The highly anticipated ruling determined which version of an abortion ban would be in effect in the state — a near-total ban on abortion, with criminal penalties, dating back 11 years before Arizona became a State, or a law that prohibits abortion after 15 weeks.
A spokesman for Republican Gov. Doug Ducey said the 15-week abortion ban the legislature passed this year will go into effect Saturday and be the law of the land, despite today’s ruling that upholds the old law with prison terms for claimants.
“Governor Ducey was proud to sign SB 1164, which takes effect tomorrow. Arizona remains one of the most pro-life states in the nation,” Ducey’s spokesperson told ABC News.
Senator Mark Kelly said in a statement that the decision “would have a devastating impact on the freedom that Arizona women have enjoyed for decades.”
“Let’s be clear, this is exactly what Blake Masters wants, to completely ban abortions in Arizona and across the country – without even an exception for rape or incest. I will never stop fighting to restore these rights for women of Arizona,” Kelly said in a statement.

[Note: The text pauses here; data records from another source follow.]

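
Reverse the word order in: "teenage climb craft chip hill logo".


Original: "teenage climb craft chip hill logo"
Words (1..n): teenage | climb | craft | chip | hill | logo
Reversed (n..1): logo | hill | chip | craft | climb | teenage
Result = "logo hill chip craft climb teenage"


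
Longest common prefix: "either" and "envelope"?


Word 1: "either"
Word 2: "envelope"
Comparing from start:
  Pos 0: 'e' == 'e'
  Pos 1: 'i' != 'n' (stop)
LCP = "e" (length 1)


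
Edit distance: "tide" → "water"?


Word 1: "tide" (length 4)
Word 2: "water" (length 5)
One optimal edit sequence (insert/delete/substitute each cost 1):
  1. substitute 't' -> 'w'  (+1)
  2. substitute 'i' -> 'a'  (+1)
  3. substitute 'd' -> 't'  (+1)
  4. keep 'e'
  5. insert 'r'  (+1)
Total edit operations: 4
Edit distance = 4


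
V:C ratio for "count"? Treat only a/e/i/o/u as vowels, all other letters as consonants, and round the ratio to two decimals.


Word: "count"
Vowels (a,e,i,o,u): 2
Consonants: 3
Ratio = 2/3
= 0.67


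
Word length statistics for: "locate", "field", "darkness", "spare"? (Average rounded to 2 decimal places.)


Lengths: "locate"=6, "field"=5, "darkness"=8, "spare"=5
Sum = 24, Count = 4
Average = 24/4 = 6.00
= avg=6.00, min=5, max=8


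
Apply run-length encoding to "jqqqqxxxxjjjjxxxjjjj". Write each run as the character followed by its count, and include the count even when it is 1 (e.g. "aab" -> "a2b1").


String: "jqqqqxxxxjjjjxxxjjjj"
Scanning for consecutive runs:
  'j' x 1
  'q' x 4
  'x' x 4
  'j' x 4
  'x' x 3
  'j' x 4
RLE = "j1q4x4j4x3j4"


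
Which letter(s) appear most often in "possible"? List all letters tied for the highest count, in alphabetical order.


Word: "possible"
Letter counts:
  'b': 1
  'e': 1
  'i': 1
  'l': 1
  'o': 1
  'p': 1
  's': 2
Maximum count = 2
Most frequent = 's' (2 times each)


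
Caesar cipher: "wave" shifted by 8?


Word: "wave"
Shift: 8
Each letter → (letter + shift) mod 26:
  'w' (22) + 8 = 4 → 'e'
  'a' (0) + 8 = 8 → 'i'
  'v' (21) + 8 = 3 → 'd'
  'e' (4) + 8 = 12 → 'm'
Result = "eidm"


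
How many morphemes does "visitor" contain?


Word: "visitor"
Morphemes: visit | -or
Each morpheme carries meaning
= 2 morphemes


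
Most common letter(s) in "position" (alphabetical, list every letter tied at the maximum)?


Word: "position"
Letter counts:
  'i': 2
  'n': 1
  'o': 2
  'p': 1
  's': 1
  't': 1
Maximum count = 2
Most frequent = 'i', 'o' (2 times each)


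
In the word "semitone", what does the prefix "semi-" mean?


Prefix: semi-
As in: semitone -> semi- + tone
Meaning = half


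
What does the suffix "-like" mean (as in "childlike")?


Suffix: -like
Example: childlike (child + -like)
Meaning = resembling


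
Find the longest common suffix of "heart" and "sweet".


Word 1: "heart"
Word 2: "sweet"
Comparing from end:
  Pos -1: 't' == 't'
  Pos -2: 'r' != 'e' (stop)
LCS = "t" (length 1)


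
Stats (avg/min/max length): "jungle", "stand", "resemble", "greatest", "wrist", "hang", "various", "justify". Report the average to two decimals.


Lengths: "jungle"=6, "stand"=5, "resemble"=8, "greatest"=8, "wrist"=5, "hang"=4, "various"=7, "justify"=7
Sum = 50, Count = 8
Average = 50/8 = 6.25
= avg=6.25, min=4, max=8


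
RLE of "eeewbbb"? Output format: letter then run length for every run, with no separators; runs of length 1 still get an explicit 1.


String: "eeewbbb"
Scanning for consecutive runs:
  'e' x 3
  'w' x 1
  'b' x 3
RLE = "e3w1b3"


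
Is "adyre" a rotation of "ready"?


Word: "ready", Candidate: "adyre"
Method: check if candidate is substring of word+word
"readyready" contains "adyre"? Yes
Is rotation = Yes


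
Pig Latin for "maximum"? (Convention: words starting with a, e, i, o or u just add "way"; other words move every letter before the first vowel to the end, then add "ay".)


Word: "maximum"
Starts with consonant(s) → move to end, add 'ay'
Consonant cluster: "m"
Pig Latin = "aximummay"


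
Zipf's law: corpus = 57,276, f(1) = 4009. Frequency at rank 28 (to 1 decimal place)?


Zipf's law: f(r) = f(1) / r
f(1) = 4009
f(28) = 4009 / 28
= 143.2 occurrences


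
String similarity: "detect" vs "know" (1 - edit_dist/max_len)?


Word 1: "detect" (length 6)
Word 2: "know" (length 4)
One optimal edit sequence:
  1. delete 'd'  (+1)
  2. delete 'e'  (+1)
  3. substitute 't' -> 'k'  (+1)
  4. substitute 'e' -> 'n'  (+1)
  5. substitute 'c' -> 'o'  (+1)
  6. substitute 't' -> 'w'  (+1)
Edit distance = 6
Max length = max(6, 4) = 6
Similarity = 1 - 6/6
= 0.0000


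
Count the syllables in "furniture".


Word: "furniture"
Syllable breakdown: fur / ni / ture
Counting: 3 parts
= 3 syllables


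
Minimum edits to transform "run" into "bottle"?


Word 1: "run" (length 3)
Word 2: "bottle" (length 6)
One optimal edit sequence (insert/delete/substitute each cost 1):
  1. insert 'b'  (+1)
  2. insert 'o'  (+1)
  3. insert 't'  (+1)
  4. substitute 'r' -> 't'  (+1)
  5. substitute 'u' -> 'l'  (+1)
  6. substitute 'n' -> 'e'  (+1)
Total edit operations: 6
Edit distance = 6


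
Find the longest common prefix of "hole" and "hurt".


Word 1: "hole"
Word 2: "hurt"
Comparing from start:
  Pos 0: 'h' == 'h'
  Pos 1: 'o' != 'u' (stop)
LCP = "h" (length 1)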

The 1901 law, whose wording dates back to 1864, makes no exceptions for rape, incest or fetal abnormalities and makes abortions punishable by two to five years in prison.
The only exception is if the mother’s life is in danger.
“The court finds that because the legal basis of the 1973 judgment has now been set aside, it must set aside the judgment in its entirety,” Judge Kellie Johnson wrote in the ruling.
An injunction was put in place to block the 121-year ban in 1973 following the decision in Roe v. Wade.
However, following the June Supreme Court ruling, state Attorney General Mark Brnovich, a Republican, announced he would seek to lift the injunction.
The decision means the 15-week ban, which prohibits abortions “except in medical emergencies” and was passed by the Arizona legislature earlier this year, will go into effect this Saturday.
Under the new ban, doctors who knowingly break the law are guilty of a crime and could have their license to practice suspended or revoked.
“The Arizona Legislature has consistently reaffirmed our existing law prior to Roe v. Wade, most recently with legislation passed by lawmakers and signed by the governor earlier this year,” Brnovich’s office told the d’Affiliate. ABC KNXV in Phoenix. “We look forward to the court bringing clarity and consistency to all Arizonans.”
Abortion rights advocates strongly opposed both bans, but expressed preference for the new law over the old. Planned Parenthood of Tucson sued Brnovich for trying to enforce the old law.
Since Roe was overturned, Arizona abortion providers have suspended or limited their services due to confusion surrounding the two bans.